2. Classification of factor functions
We classify factor functions by the number of input variables (univariate, bivariate, and multivariate) and the function body. A factor function body can vary from a probability mass function or a likelihood function to an indicator function or a computer procedure (i.e., an actual program) that returns a value.
- Univariate factor functions. Consider a function f(u), which in the simplest case can indicate possible values of the variable u, i.e., u is a user state. In this case, the function f(u) can return a frequency corresponding to each possible value of u, i.e., frequency of being benign, suspicious, or malicious based on past observation data. Such a Boolean univariate factor function, however, does not quantify the impact of the compromise. To further quantify the impact of a past user compromise, we could use a frequency counter univariate factor function. Instead of returning a Boolean value, the function returns a counter value. Finally, a factor function can return a real value, such as suspiciousness of the user based on past login records, which can be expressed as: ratio = [number of successful logins] / {[number of failed logins] + [number of suspicious logins (e.g., from two locations in a short time proximity)]}.
- Bivariate factor functions. A bivariate factor function defines the relations between two variables, where one of the variables is known (an event observed in the logs or an attribute from a user profile) and the other variable is unknown (a user state). Bivariate factor function, in the simplest case, is similar to attack detectors based on fixed rules, which output a Boolean indicator of an attack based on a specific security alert. However, the alert alone may not be a good indicator of an attack. A more robust function could be a histogram counter bivariate factor function, which for example, returns the value specifying the number of times that the two variables have been observed together.
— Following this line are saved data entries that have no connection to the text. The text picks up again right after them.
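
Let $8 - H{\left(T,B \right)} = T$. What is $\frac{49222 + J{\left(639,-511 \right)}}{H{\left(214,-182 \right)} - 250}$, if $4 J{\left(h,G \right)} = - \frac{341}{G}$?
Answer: $- \frac{33536703}{310688} \approx -107.94$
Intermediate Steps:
$H{\left(T,B \right)} = 8 - T$
$J{\left(h,G \right)} = - \frac{341}{4 G}$ ($J{\left(h,G \right)} = \frac{\left(-341\right) \frac{1}{G}}{4} = - \frac{341}{4 G}$)
$\frac{49222 + J{\left(639,-511 \right)}}{H{\left(214,-182 \right)} - 250} = \frac{49222 - \frac{341}{4 \left(-511\right)}}{\left(8 - 214\right) - 250} = \frac{49222 - - \frac{341}{2044}}{\left(8 - 214\right) - 250} = \frac{49222 + \frac{341}{2044}}{-206 - 250} = \frac{100610109}{2044 \left(-456\right)} = \frac{100610109}{2044} \left(- \frac{1}{456}\right) = - \frac{33536703}{310688}$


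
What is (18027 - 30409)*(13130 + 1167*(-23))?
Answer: 169769602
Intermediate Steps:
(18027 - 30409)*(13130 + 1167*(-23)) = -12382*(13130 - 26841) = -12382*(-13711) = 169769602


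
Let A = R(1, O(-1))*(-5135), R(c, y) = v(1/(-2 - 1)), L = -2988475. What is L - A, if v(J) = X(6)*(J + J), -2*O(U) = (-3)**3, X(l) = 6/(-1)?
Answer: -2967935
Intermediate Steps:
X(l) = -6 (X(l) = 6*(-1) = -6)
O(U) = 27/2 (O(U) = -1/2*(-3)**3 = -1/2*(-27) = 27/2)
v(J) = -12*J (v(J) = -6*(J + J) = -12*J)
R(c, y) = 4 (R(c, y) = -12/(-2 - 1) = -12/(-3) = -12*(-1/3) = 4)
A = -20540 (A = 4*(-5135) = -20540)
L - A = -2988475 - 1*(-20540) = -2988475 + 20540 = -2967935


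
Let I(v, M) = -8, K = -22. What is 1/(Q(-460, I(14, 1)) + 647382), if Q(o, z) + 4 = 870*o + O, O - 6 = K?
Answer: 1/247162 ≈ 4.0459e-6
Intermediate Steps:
O = -16 (O = 6 - 22 = -16)
Q(o, z) = -20 + 870*o (Q(o, z) = -4 + (870*o - 16) = -4 + (-16 + 870*o) = -20 + 870*o)
1/(Q(-460, I(14, 1)) + 647382) = 1/((-20 + 870*(-460)) + 647382) = 1/((-20 - 400200) + 647382) = 1/(-400220 + 647382) = 1/247162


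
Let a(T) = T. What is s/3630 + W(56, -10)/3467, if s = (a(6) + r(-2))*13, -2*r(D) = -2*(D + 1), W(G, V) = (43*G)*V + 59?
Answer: -17394175/2517042 ≈ -6.9106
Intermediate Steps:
W(G, V) = 59 + 43*G*V (W(G, V) = 43*G*V + 59 = 59 + 43*G*V)
r(D) = 1 + D (r(D) = -(-1)*(D + 1) = -(-1)*(1 + D) = -(-2 - 2*D)/2 = 1 + D)
s = 65 (s = (6 + (1 - 2))*13 = (6 - 1)*13 = 5*13 = 65)
s/3630 + W(56, -10)/3467 = 65/3630 + (59 + 43*56*(-10))/3467 = 65*(1/3630) + (59 - 24080)*(1/3467) = 13/726 - 24021*1/3467 = 13/726 - 24021/3467 = -17394175/2517042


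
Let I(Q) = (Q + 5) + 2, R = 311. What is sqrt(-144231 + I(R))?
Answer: 7*I*sqrt(2937) ≈ 379.36*I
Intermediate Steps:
I(Q) = 7 + Q (I(Q) = (5 + Q) + 2 = 7 + Q)
sqrt(-144231 + I(R)) = sqrt(-144231 + (7 + 311)) = sqrt(-144231 + 318) = sqrt(-143913) = 7*I*sqrt(2937)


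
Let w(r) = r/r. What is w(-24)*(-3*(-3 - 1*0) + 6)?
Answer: 15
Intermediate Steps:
w(r) = 1
w(-24)*(-3*(-3 - 1*0) + 6) = 1*(-3*(-3 - 1*0) + 6) = 1*(-3*(-3 + 0) + 6) = 1*(-3*(-3) + 6) = 1*(9 + 6) = 1*15 = 15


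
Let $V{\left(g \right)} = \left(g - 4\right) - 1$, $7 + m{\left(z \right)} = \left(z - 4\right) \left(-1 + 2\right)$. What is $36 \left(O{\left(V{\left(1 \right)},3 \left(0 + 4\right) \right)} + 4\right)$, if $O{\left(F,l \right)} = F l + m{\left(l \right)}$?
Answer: $-1548$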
- Multivariate factor functions. A multivariate factor function captures contextual information provided by multiple variables. In a multistage attack, when we put together all the variables (i.e., a sequence of events corresponding to the user activity) can we see the progression of an attack. A multivariate factor function specifies the relation among these events, the user profile, and the user state. A way to define robust multivariate factor functions is to identify common subsequences of events in attacks, i.e., the core events that constitute an attack. Note that these events do not have to be consecutive; other events can occur between the events that constitute the common subsequence. We use dynamic programming to automatically extract the longest common subsequence of events from the past incidents and organize these events into a database of event sequences, represented in a form of a tree. A multivariate factor function, in this case, does not match a specific set of consecutive events; rather, it matches a sequence of nonconsecutive events. For example, a factor function of events and a user state matches the events with a valid path from the root of a tree to the leaves of the tree. The length of a path indicates the progress of an attack and is used as the corresponding return value.